The specter of climate change points to a future that will see more frequent and severe weather events. This is likely to increase reliance on governments to absorb more costs, according to Guy Carpenter’s Protecting our Planet and the Public Purse report. Insurance penetration is already falling behind rising loss trends and the cost of disasters is increasingly being borne by governments.
The Protection Gap
The difference between total and insured costs depicted in Figure 10 is known as the “protection gap,” a large component of which falls back on governments. The phenomenon of nations bearing an increasing share of climate costs is occurring around the world, particularly in developing countries where private insurance for both businesses and individuals is less prevalent (see Figure 11).

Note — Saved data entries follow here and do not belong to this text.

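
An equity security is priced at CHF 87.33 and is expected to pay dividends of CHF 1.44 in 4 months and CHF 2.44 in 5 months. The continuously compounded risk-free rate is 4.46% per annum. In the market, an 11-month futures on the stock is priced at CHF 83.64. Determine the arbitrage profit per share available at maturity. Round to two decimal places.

CHF 3.36 per share

PV(dividends) I = 1.44·e^(−0.0446·4/12) + 2.44·e^(−0.0446·5/12) = 3.8138
Fair futures F* = (S − I)·e^(rT) = (87.33 − 3.8138)·e^0.040883 = 83.5162 × 1.041730 = 87.0013
Market CHF 83.64 < fair 87.0013: forward underpriced → reverse cash-and-carry (short the stock, invest proceeds at r, pay the dividends, go long the forward).
Profit at T = |F_mkt − F*| = |83.64 − 87.0013| = CHF 3.36 per share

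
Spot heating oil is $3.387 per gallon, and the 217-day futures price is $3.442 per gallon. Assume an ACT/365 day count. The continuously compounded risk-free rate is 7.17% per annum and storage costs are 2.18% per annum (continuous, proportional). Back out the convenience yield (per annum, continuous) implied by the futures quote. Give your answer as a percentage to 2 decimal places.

6.64%

F = S·e^((r+u−y)T) ⇒ (r+u−y) = ln(F/S)/T
ln(3.442/3.387) = 0.016108; /T ⇒ 0.027094
y = r + u − ln(F/S)/T = 0.0717 + 0.0218 − 0.027094 = 0.066406
y = 6.64%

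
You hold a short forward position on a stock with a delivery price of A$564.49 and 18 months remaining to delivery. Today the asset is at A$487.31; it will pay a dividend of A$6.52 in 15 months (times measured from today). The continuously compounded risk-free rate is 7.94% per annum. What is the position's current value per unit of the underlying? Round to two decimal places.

A$19.70

PV(remaining dividends) I = 6.52·e^(−0.0794·15/12) = 5.9040
Current forward F = (S − I)·e^(rT) = (487.31 − 5.9040)·e^(0.0794·18/12) = 481.4060 × 1.126483 = 542.2957
Value (long) = (F − K)·e^(−rT) = (542.2957 − 564.49) × 0.887719 = -19.7023
Short position value = −(long value) = A$19.70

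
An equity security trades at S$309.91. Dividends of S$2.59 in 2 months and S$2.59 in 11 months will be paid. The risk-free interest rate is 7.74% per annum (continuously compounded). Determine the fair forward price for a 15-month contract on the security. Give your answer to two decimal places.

S$335.92

PV(dividends) I = 2.59·e^(−0.0774·2/12) + 2.59·e^(−0.0774·11/12)
I = 2.5568 + 2.4126 = 4.9694
F = (S − I)·e^(rT) = (309.91 − 4.9694) · e^(0.0774·15/12)
= 304.9406 · e^0.096750 = 304.9406 × 1.101585 = S$335.92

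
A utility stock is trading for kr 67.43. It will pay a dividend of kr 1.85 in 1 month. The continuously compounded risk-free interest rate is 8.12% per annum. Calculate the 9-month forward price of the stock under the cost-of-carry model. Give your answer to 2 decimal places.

kr 69.71

PV(dividends) I = 1.85·e^(−0.0812·1/12)
I = 1.8375
F = (S − I)·e^(rT) = (67.43 − 1.8375) · e^(0.0812·9/12)
= 65.5925 · e^0.060900 = 65.5925 × 1.062793 = kr 69.71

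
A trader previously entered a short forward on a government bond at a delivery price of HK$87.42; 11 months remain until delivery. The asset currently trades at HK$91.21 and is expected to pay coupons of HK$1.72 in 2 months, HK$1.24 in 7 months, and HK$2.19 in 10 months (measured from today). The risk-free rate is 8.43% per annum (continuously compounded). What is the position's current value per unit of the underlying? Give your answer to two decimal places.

PV(remaining coupons) I = 1.72·e^(−0.0843·2/12) + 1.24·e^(−0.0843·7/12) + 2.19·e^(−0.0843·10/12) = 4.9179
Current forward F = (S − I)·e^(rT) = (91.21 − 4.9179)·e^(0.0843·11/12) = 86.2921 × 1.080339 = 93.2247
Value (long) = (F − K)·e^(−rT) = (93.2247 − 87.42) × 0.925635 = 5.3730
Short position value = −(long value) = -HK$5.37

-HK$5.37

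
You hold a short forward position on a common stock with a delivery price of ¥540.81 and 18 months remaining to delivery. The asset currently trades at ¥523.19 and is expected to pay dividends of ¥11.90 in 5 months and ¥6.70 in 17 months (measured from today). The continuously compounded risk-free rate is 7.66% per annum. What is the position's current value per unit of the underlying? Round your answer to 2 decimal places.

-¥23.54

PV(remaining dividends) I = 11.90·e^(−0.0766·5/12) + 6.70·e^(−0.0766·17/12) = 17.5372
Current forward F = (S − I)·e^(rT) = (523.19 − 17.5372)·e^(0.0766·18/12) = 505.6528 × 1.121761 = 567.2216
Value (long) = (F − K)·e^(−rT) = (567.2216 − 540.81) × 0.891455 = 23.5448
Short position value = −(long value) = -¥23.54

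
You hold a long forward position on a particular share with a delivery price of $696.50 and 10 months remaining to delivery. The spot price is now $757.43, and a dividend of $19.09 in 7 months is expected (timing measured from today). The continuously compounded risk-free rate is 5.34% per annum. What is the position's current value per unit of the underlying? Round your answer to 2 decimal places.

PV(remaining dividends) I = 19.09·e^(−0.0534·7/12) = 18.5045
Current forward F = (S − I)·e^(rT) = (757.43 − 18.5045)·e^(0.0534·10/12) = 738.9255 × 1.045505 = 772.5503
Value (long) = (F − K)·e^(−rT) = (772.5503 − 696.50) × 0.956476 = 72.7403
Value = $72.74

$72.74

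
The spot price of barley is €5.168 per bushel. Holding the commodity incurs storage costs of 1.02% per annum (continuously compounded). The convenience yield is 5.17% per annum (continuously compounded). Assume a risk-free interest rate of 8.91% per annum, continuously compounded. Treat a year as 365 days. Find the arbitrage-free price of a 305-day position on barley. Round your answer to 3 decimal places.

€5.378 per bushel

Net carry = r + u − y = 0.0891 + 0.0102 − 0.0517 = 0.0476
F = S·e^((r+u−y)T) = 5.168 · e^(0.0476 × 305/365) = 5.168 · e^0.039775
= 5.168 × 1.040577 = €5.378 per bushel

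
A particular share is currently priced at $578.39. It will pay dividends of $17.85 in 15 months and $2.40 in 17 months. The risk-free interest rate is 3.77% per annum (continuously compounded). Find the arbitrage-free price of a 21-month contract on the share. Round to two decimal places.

$597.22

PV(dividends) I = 17.85·e^(−0.0377·15/12) + 2.40·e^(−0.0377·17/12)
I = 17.0283 + 2.2752 = 19.3035
F = (S − I)·e^(rT) = (578.39 − 19.3035) · e^(0.0377·21/12)
= 559.0865 · e^0.065975 = 559.0865 × 1.068200 = $597.22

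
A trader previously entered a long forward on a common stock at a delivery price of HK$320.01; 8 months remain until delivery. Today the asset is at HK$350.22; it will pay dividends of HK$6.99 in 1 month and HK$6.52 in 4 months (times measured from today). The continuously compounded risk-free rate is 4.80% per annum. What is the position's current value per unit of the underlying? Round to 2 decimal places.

HK$26.91

PV(remaining dividends) I = 6.99·e^(−0.0480·1/12) + 6.52·e^(−0.0480·4/12) = 13.3786
Current forward F = (S − I)·e^(rT) = (350.22 − 13.3786)·e^(0.0480·8/12) = 336.8414 × 1.032518 = 347.7948
Value (long) = (F − K)·e^(−rT) = (347.7948 − 320.01) × 0.968507 = 26.9098
Value = HK$26.91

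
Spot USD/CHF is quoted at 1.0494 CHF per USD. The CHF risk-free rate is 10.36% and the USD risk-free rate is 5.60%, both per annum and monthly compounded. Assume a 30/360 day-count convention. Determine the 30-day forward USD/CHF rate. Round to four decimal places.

1.0535

By covered interest parity, F = S · (1+r_CHF/12)^(12T) / (1+r_USD/12)^(12T)
= 1.0494 × 1.008633 / 1.004667 = 1.0494 × 1.003948
F = 1.0535 CHF per USD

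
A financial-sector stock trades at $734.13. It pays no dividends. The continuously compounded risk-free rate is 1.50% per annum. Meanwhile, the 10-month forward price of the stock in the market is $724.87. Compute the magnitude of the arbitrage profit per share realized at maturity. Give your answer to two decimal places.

$18.49 per share

Fair forward: F* = S·e^(carry·T), with carry = r = 0.0150
F* = 734.13 · e^(0.0150 × 10/12) = 734.13 · e^0.012500 = 734.13 × 1.012578 = $743.3639
Market $724.87 < fair $743.3639: forward underpriced → reverse cash-and-carry (short spot, go long the forward).
At maturity, profit = |F_mkt − F*| = |724.87 − 743.3639| = $18.49 per share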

Insurance penetration issues also exist in mature economies, where flood and earthquake are typically underinsured. In Western Europe, approximately 40 percent of total costs from storms fall to governments or back onto disaster victims, compared to in excess of 60 percent and 70 percent for flood and earthquake, respectively. A similar issue exists in North America, although the level of underinsurance for flood is worse here.
The lack of flood insurance in the United States is reflected in Figure 12, which shows that two of the country’s top three events that required the highest percentage of federal relief funding relative to total damage involved significant flooding (Superstorm Sandy and Hurricane Katrina). The other trend to emerge from this data is that disaster spending has risen steadily over the past 50 years.